Puntò le iridi azzurre sul volto coperto di fluggine: « Chi siete?!  » chiese. Il giovane posò la brocca colma d'acqua a terra e scrollò le spalle: « Io sono Ethan e lei è Louise. Mia madre. Adottiva in realtà ».
Idhel guardò Mamma Louise, passandosi l'indice lungo la fasciatura: « Io..io sono Idhel ». Mormorò qualcosa e il braccio brillò di una strana luce rossastra. Si tolse le bende e flettè le dita.
Guarita. 
Louise spalancò gli occhi senza dire una parola: « S-sai usare la magia?! » esclamò, stupita. Fu Idhel questa volta a scrollare le spalle, si guardò l'altro braccio, scorgendo la cicatrice a forma di stella sul polso. Mamma Louise allungò il collo, incuriosita:
« Ma guarda! Hai anche tu gli stessi segni di Ethan! Solo che a lui è a forma di spirale. Chissà cosa vorrà dire... ». Idhel spalancò le iridi azzurre. 
Aveva detto un segno simile?
Scattò in piedi ed afferrò il polso di Ethan. Era vero: sul polso sinistro vi era incisa una spirale. Il simbolo del Clan Dell'Aquila. 
Idhel accostò il proprio a quello del giovane. Entrambi brillarono di una luce del colore dell'oro. Durò solo per pochi istanti, ma quelli bastarono ad Idhel per ricordare. 

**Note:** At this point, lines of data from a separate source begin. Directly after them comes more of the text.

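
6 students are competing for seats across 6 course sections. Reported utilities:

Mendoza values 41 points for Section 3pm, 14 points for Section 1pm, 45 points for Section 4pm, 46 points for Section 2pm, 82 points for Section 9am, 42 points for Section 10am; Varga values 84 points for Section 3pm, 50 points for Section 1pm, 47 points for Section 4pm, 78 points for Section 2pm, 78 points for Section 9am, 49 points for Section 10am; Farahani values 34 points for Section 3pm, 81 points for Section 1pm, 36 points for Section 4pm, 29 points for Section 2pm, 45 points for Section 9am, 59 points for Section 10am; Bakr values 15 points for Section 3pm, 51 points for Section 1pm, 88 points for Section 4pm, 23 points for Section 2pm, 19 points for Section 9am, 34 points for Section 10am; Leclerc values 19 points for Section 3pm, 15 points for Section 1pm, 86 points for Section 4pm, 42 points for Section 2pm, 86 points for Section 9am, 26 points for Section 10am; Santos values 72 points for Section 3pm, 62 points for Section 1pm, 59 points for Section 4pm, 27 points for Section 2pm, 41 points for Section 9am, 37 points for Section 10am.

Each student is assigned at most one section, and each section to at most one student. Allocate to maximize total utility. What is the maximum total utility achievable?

Optimal: Mendoza→Section 10am (42 points), Varga→Section 2pm (78 points), Farahani→Section 1pm (81 points), Bakr→Section 4pm (88 points), Leclerc→Section 9am (86 points), Santos→Section 3pm (72 points) — total 42+78+81+88+86+72 = 447 points.
Row-greedy (each student in turn takes its best remaining section) gives 414 points, worse by 33.
Swapping Leclerc↔Bakr (Leclerc→Section 4pm 86 points, Bakr→Section 9am 19 points) loses 69.

Maximum total: 447 points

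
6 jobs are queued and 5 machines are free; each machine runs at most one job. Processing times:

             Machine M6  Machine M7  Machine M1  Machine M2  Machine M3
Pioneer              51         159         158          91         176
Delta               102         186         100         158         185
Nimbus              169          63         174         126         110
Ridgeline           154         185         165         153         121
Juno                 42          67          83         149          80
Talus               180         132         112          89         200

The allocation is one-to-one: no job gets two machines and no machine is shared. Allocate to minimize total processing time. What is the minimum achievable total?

Min total: 383 min

Optimal: Pioneer→Machine M6 (51 min), Nimbus→Machine M7 (63 min), Delta→Machine M1 (100 min), Talus→Machine M2 (89 min), Juno→Machine M3 (80 min) — total 51+63+100+89+80 = 383 min.
Row-greedy (each job in turn takes its cheapest remaining machine) gives 484 min, worse by 101.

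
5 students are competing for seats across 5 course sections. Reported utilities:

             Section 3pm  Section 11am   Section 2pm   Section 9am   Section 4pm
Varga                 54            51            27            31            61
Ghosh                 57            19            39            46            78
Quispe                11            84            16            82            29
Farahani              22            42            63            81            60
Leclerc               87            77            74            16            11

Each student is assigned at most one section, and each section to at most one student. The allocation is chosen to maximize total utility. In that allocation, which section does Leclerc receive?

Leclerc receives Section 2pm.

This is a one-to-one assignment (maximum-weight bipartite matching).
Optimal: Varga→Section 3pm (54 points), Ghosh→Section 4pm (78 points), Quispe→Section 11am (84 points), Farahani→Section 9am (81 points), Leclerc→Section 2pm (74 points) — total 54+78+84+81+74 = 371 points.
Column-greedy (each section in turn goes to its best remaining student) gives 341 points, worse by 30.
Next-best assignment: Varga→Section 11am, Ghosh→Section 4pm, Quispe→Section 9am, Farahani→Section 2pm, Leclerc→Section 3pm = 361 points.
Swapping Farahani↔Quispe (Farahani→Section 11am 42 points, Quispe→Section 9am 82 points) loses 41.
Checked against all permutations: 371 points is optimal.
Leclerc's own top section is Section 3pm (87 points), but forcing Leclerc→Section 3pm and reassigning the rest optimally gives only 361 points — worse by 10.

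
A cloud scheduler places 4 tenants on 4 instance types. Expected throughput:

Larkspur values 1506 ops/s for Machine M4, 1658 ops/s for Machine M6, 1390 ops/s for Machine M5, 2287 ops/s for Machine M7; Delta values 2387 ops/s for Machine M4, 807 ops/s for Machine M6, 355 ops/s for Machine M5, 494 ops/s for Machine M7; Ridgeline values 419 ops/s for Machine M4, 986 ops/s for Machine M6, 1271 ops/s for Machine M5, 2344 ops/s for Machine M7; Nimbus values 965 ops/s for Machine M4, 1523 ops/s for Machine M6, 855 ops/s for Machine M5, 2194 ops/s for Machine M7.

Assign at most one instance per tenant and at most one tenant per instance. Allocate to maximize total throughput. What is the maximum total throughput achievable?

Treat this as an assignment problem: match each tenant to one instance.
Optimal: Larkspur→Machine M5 (1390 ops/s), Delta→Machine M4 (2387 ops/s), Ridgeline→Machine M7 (2344 ops/s), Nimbus→Machine M6 (1523 ops/s) — total 1390+2387+2344+1523 = 7644 ops/s.
Row-greedy (each tenant in turn takes its best remaining instance) gives 7468 ops/s, worse by 176.
Next-best assignment: Larkspur→Machine M6, Delta→Machine M4, Ridgeline→Machine M5, Nimbus→Machine M7 = 7510 ops/s.

Maximum total: 7644 ops/s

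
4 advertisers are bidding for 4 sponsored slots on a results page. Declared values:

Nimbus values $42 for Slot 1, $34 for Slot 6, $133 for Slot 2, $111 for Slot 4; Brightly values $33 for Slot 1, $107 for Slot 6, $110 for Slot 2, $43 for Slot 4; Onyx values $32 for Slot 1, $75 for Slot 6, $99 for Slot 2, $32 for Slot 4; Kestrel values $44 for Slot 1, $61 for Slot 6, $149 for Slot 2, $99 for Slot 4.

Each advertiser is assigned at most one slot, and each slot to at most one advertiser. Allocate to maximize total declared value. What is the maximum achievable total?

Optimal: Nimbus→Slot 4 ($111), Brightly→Slot 6 ($107), Onyx→Slot 1 ($32), Kestrel→Slot 2 ($149) — total 111+107+32+149 = $399.
Column-greedy (each slot in turn goes to its best remaining advertiser) gives $316, worse by 83.
Next-best assignment: Nimbus→Slot 2, Brightly→Slot 6, Onyx→Slot 1, Kestrel→Slot 4 = $371.
Swapping Nimbus↔Kestrel (Nimbus→Slot 2 $133, Kestrel→Slot 4 $99) loses 28.

Max total: $399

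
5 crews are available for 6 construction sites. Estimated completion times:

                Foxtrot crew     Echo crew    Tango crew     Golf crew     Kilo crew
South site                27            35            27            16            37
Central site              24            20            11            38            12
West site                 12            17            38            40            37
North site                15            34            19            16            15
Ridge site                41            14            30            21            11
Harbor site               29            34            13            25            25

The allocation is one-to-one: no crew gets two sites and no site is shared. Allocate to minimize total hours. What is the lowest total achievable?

This is the linear assignment problem.
Optimal: Foxtrot crew→West site (12 hours), Echo crew→Ridge site (14 hours), Tango crew→Harbor site (13 hours), Golf crew→South site (16 hours), Kilo crew→Central site (12 hours) — total 12+14+13+16+12 = 67 hours.
Column-greedy (each site in turn goes to its cheapest remaining crew) gives 68 hours, worse by 1.
Swapping Tango crew↔Echo crew (Tango crew→Ridge site 30 hours, Echo crew→Harbor site 34 hours) adds 37.

Min total: 67 hours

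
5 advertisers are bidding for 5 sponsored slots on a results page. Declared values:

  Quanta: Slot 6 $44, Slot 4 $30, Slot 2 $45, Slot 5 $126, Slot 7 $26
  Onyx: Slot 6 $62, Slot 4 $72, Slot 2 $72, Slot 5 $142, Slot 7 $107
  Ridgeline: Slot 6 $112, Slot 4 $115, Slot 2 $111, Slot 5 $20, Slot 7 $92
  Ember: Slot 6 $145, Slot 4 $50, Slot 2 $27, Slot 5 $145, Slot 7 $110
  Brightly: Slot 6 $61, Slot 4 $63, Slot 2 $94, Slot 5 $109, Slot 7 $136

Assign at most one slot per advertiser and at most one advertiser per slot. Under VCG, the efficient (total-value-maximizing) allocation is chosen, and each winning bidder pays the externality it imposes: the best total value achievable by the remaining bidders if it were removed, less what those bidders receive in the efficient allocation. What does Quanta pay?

Quanta pays $70.

Efficient allocation: Quanta→Slot 5 ($126), Onyx→Slot 2 ($72), Ridgeline→Slot 4 ($115), Ember→Slot 6 ($145), Brightly→Slot 7 ($136); total welfare W = $594.
Quanta receives Slot 5 at value $126, so the others get W − 126 = $468.
Without Quanta: best allocation of the remaining 4 bidders over all 5 slots is Onyx→Slot 5 ($142), Ridgeline→Slot 4 ($115), Ember→Slot 6 ($145), Brightly→Slot 7 ($136), total $538.
VCG payment = (others' best without Quanta) − (others' welfare with Quanta) = 538 − 468 = $70.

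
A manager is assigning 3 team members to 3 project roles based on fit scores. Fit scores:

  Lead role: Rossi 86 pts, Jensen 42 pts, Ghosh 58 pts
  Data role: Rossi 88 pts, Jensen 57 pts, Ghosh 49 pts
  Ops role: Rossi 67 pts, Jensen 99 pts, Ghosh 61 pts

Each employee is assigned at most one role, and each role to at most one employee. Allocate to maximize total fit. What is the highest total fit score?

Maximum total: 245 pts

Optimal: Rossi→Data role (88 pts), Jensen→Ops role (99 pts), Ghosh→Lead role (58 pts) — total 88+99+58 = 245 pts.
Column-greedy (each role in turn goes to its best remaining employee) gives 204 pts, worse by 41.
Every other assignment is strictly worse.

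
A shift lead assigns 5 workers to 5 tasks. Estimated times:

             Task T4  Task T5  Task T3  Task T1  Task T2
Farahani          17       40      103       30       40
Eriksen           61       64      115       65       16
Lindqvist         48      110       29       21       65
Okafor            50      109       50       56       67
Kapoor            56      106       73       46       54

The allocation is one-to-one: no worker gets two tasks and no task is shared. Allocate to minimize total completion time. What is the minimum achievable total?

Min total: 181 min

Optimal: Farahani→Task T5 (40 min), Eriksen→Task T2 (16 min), Lindqvist→Task T3 (29 min), Okafor→Task T4 (50 min), Kapoor→Task T1 (46 min) — total 40+16+29+50+46 = 181 min.
Column-greedy (each task in turn goes to its cheapest remaining worker) gives 223 min, worse by 42.
Checked against all permutations: 181 min is optimal.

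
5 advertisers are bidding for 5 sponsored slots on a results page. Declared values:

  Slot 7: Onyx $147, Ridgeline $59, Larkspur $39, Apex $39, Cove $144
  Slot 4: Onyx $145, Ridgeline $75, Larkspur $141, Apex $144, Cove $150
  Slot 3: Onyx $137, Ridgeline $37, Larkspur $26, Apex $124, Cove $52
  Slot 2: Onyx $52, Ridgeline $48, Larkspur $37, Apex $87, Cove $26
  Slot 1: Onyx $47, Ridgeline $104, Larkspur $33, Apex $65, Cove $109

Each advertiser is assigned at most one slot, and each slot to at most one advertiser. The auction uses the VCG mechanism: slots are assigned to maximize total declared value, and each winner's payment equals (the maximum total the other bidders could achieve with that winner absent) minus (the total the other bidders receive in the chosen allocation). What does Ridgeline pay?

Ridgeline pays $12.

Efficient allocation: Onyx→Slot 3 ($137), Ridgeline→Slot 1 ($104), Larkspur→Slot 4 ($141), Apex→Slot 2 ($87), Cove→Slot 7 ($144); total welfare W = $613.
Ridgeline receives Slot 1 at value $104, so the others get W − 104 = $509.
Without Ridgeline: best allocation of the remaining 4 bidders over all 5 slots is Onyx→Slot 7 ($147), Larkspur→Slot 4 ($141), Apex→Slot 3 ($124), Cove→Slot 1 ($109), total $521.
VCG payment = (others' best without Ridgeline) − (others' welfare with Ridgeline) = 521 − 509 = $12.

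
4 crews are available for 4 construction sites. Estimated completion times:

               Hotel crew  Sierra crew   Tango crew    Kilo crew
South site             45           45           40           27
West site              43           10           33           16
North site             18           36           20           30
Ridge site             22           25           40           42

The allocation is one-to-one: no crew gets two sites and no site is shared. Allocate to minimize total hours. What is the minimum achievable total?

Minimum total: 79 hours

Optimal: Hotel crew→Ridge site (22 hours), Sierra crew→West site (10 hours), Tango crew→North site (20 hours), Kilo crew→South site (27 hours) — total 22+10+20+27 = 79 hours.
Column-greedy (each site in turn goes to its cheapest remaining crew) gives 95 hours, worse by 16.
Swapping Kilo crew↔Sierra crew (Kilo crew→West site 16 hours, Sierra crew→South site 45 hours) adds 24.
Checked against all permutations: 79 hours is optimal.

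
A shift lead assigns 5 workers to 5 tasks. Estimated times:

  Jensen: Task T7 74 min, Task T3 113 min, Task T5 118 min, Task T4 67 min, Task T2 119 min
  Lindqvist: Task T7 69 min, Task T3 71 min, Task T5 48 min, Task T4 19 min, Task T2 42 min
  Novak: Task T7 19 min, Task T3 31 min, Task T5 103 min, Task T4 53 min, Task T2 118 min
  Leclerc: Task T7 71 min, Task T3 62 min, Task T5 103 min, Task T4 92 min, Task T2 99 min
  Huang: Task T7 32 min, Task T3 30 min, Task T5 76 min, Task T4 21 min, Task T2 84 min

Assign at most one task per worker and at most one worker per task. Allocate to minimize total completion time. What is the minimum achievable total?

Minimum total: 261 min

Optimal: Jensen→Task T4 (67 min), Lindqvist→Task T2 (42 min), Novak→Task T7 (19 min), Leclerc→Task T5 (103 min), Huang→Task T3 (30 min) — total 67+42+19+103+30 = 261 min.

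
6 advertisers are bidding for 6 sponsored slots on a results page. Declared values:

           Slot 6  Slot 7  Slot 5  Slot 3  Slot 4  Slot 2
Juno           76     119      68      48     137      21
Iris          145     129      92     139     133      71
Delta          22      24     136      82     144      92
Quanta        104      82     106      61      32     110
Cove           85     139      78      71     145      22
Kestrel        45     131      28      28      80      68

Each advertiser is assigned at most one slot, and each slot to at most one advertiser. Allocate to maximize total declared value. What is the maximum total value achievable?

Max total: $738

Optimal: Juno→Slot 4 ($137), Iris→Slot 3 ($139), Delta→Slot 5 ($136), Quanta→Slot 2 ($110), Cove→Slot 6 ($85), Kestrel→Slot 7 ($131) — total 137+139+136+110+85+131 = $738.
Row-greedy (each advertiser in turn takes its best remaining slot) gives $695, worse by 43.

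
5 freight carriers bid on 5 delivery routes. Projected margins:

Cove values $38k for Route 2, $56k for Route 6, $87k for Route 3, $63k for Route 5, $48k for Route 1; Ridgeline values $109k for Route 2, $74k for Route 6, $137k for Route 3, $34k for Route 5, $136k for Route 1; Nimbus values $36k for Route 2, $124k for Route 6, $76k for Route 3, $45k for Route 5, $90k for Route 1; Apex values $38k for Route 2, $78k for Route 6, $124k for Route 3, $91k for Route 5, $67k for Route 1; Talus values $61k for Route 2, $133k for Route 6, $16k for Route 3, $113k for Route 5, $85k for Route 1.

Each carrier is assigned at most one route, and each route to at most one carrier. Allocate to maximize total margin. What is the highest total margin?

Max total: $535k

Optimal: Cove→Route 2 ($38k), Ridgeline→Route 1 ($136k), Nimbus→Route 6 ($124k), Apex→Route 3 ($124k), Talus→Route 5 ($113k) — total 38+136+124+124+113 = $535k.
Column-greedy (each route in turn goes to its best remaining carrier) gives $519k, worse by 16.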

« Hai barato! Non hai contato fino a cento! » si lamentò una Idhel di sei anni. 
« Nessuno mi aveva detto di contare fino a cento! Ho vinto quindi tocca a te contare! » le rispose il bambino dai riccioli scuri. Lei mise il broncio, pestò i piedi per terra e strinse i pugni. Il viso che diventava rosso per la rabbia assomigliava sempre di più ad un pomodoro bello maturo. 
Il figlio del re del Clan dell'Aquila sorrise, divertito. Raccolse una margherita dal giardino del castello e gliela porse: « Dai, cambiamo gioco. Facciamo la pace? »
Idhel fece per prendere il fiore, ma l'altro fu più svelto e lo infilò fra i capelli corvini di lei. 
« Grazie Ethan ». 

Gli occhi di Idhel luccicarono di lacrime di gioia: « Ti ho trovato » mormorò « allora non sono l'unica sopravvissuta! ». 
Ethan scosse il capo e si portò un dito alla tempia: « Ehm, non credo. Mi state scambiando per un'altra persona...  »
« Ed invece sei proprio tu! ». Il ragazzo si liberò dalla stretta, sfregandosi il polso con l'altra mano. 
Idhel emise un lungo sospiro, fissando l'umido pavimento di legno. 
« Chi siete veramente?! » sibilò mamma Louise, mettendosi davanti al ragazzo. L'idea che potessero considerarla cattiva o peggio, le fece ribollire il sangue nelle vene. 
Doveva rivelare la sua vera identità:
« Sono Idhel. Figlia del Re del Clan della Fenice ». I due spalancarono ancora gli occhi, per la sorpresa: « M-ma voi...voi siete morta! »
« Mi hanno risparmiata. Non so perchè. La regina Elieen deve solo obedire agli ordini di re Ahab, il signore oscuro ». 
Idhel cercò di scacciare le immagini di quella notte, l'odore di sangue, il ricordo di quando l'avevano rinchiusa nella sua cella fredda e buia in cui aveva vissuto per ben otto anni. Nonstante fossero passati tanti anni non lo sapeva. Non sapeva perchè Elieen avesse avuto pietà per lei.
Chiuse gli occhi: molto probabilmente, Ethan col tempo aveva dimenticato chi fosse davvero. Parole di una vecchia canzone che cantava sempre la regina del Clan dell'Aquila le tornarono sulla punta delle lingue.
Trovando il modo migliore per cantarla, cominciò a recitare quelle piccole strofette: 

 
"Che ne sarà di te, quando l'aria cesserà di sorreggerti in cielo?
Che ne sarà di te quando il sole smetterà di illuminarti il volto ogni giorno?
Il tuo cuore batte al ritmo del vento
e i tuoi occhi lo colorano, colorano
Stringi la mia mano, non aver freddo
ci sarà sempre qualcuno a..."

« ...a renderti felice » concluse Ethan, lo sguardo perso nel vuoto. Idhel sorrise e dalle labbra le sfuggì una piccola risata di speranza.